IIIIIIIIIIIIIIII
Eugenio Hernández Espinosa : un véritable représentant du caribéen cubain
Par Marilyn Bobes Traduit par Alain de Cullant
Eugenio Hernández Espinosa est considéré comme l’un des plus importants dramaturges cubains contemporains du XXe siècle.
Illustration par : Arnays Camaraza

S’il y a un dramaturge qui a réussi à capter les essences caribéenne du cubain c’est Eugenio Hernández Espinosa qui, à la fin de 2016, a fêté ses quatre-vingts ans.

 

Certains le connaissent surtout par sa présence au cinéma. C’est sans aucun doute l’un des dramaturges les plus adaptés au grand écran, avec La vida inútil de mi socio Manolo, dirigé par Julio García Espinosa en 1989 et son spectaculaire María Antonia, apporté au celluloïd en 1990 par Sergio Giral.

 

Mais les liens d’Eugenio Hernández Espinosa avec le septième art s’étendent aussi comme co-scénariste de Patakín (basé sur son œuvre Changó Valdés) et de Roble de olor, dans lequel il a travaillé avec Rigoberto López, un autre artiste préoccupé par les thèmes des Caraïbes.

 

Eugenio Hernández Espinosa est considéré comme l’un des plus importants dramaturges cubains contemporains du XXe siècle. Ceci se doit, à mon avis, à sa forte connexion avec la culture populaire et à son traitement de la mythologie afro-cubaine, fondamentalement d’origine yoruba, avec ses symboles et ses divinités.

 

En 2017, il célébrera également le 50e anniversaire de la première de la pièce de théâtre María Antonia, apportée aux planches en 1967 par Roberto Blanco.

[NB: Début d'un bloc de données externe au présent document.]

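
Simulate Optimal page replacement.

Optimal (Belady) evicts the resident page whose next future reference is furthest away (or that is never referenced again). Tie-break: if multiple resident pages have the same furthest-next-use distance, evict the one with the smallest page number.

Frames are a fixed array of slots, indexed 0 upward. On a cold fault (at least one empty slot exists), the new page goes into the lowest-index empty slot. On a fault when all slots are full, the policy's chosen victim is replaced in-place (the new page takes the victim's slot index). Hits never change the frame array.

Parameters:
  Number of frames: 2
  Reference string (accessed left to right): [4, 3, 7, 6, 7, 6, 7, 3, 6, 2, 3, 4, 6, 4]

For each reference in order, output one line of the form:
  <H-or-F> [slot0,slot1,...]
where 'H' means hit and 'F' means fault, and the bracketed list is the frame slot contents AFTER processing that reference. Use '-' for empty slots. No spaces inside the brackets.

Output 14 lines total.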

Cette pièce est considérée le chef-d’œuvre de ce dramaturge, qui est aussi le directeur artistique et général de Teatro Caribeño, une compagnie qu’il a fondé et qui est devenue l’endroit idéal pour réaliser ses postulats esthétiques.

 

Depuis 1979, quand sa pièce La Simona a obtenu le Prix de Théâtre Casa de las Américas, cet auteur n'a pas cessé de croître ni de rompre avec les préjugés et les stéréotypes, à travers une longue carrière de cohérence et d’authenticité particulière.

 

Son théâtre a été représenté avec un égal succès dans et hors Cuba, dans des pays aussi différents que les îles de la Martinique et de la Guadeloupe et les terres fermes du Mexique, du Venezuela, des États-Unis, du Canada, d’Argentine, d’Espagne et de France.

 

Cette universalité de son œuvre confirme qu’il est dans le local où, souvent, on trouve la possibilité de transcender ; et la production d’Eugenio Hernández Espinosa a résulté effective pour les différents publics qui assistent étonnés à des représentations qui ne ressemblent pas aux autres.

 

Il n’y a pas de folklorisme pittoresque dans les personnages de cet auteur, toujours propriétaires d’une psychologie particulière : de prototypes et d’exception en même temps, représentant un monde marginal si on les regarde dans le contexte où ils ont pris vie à force d’être authentiques.

 

Donc, il n’est pas surprenant que la dimension de cet enquêteur des mythes et des réalités lui a permis d’être lauréat du Prix National de Théâtre en 2005, la plus haute reconnaissance de la scène cubaine.

 

Pour beaucoup, la María Antonia de l’actrice Hilda Oates est inoubliable, qui a fait une interprétation fidèle de l’original d’Eugenio Hernández.

 

Maintenant que cet auteur arrive à son 80e anniversaire, il est juste que nous valorisons son œuvre, qui est tant nôtre et, à la fois, tant caribéenne et universelle.

 

Eugenio Hernández Espinosa est sans aucun doute un grand auteur et son œuvre a atteint la transcendance nécessaire pour le placer dans un point culminant dans l’histoire du théâtre cubain.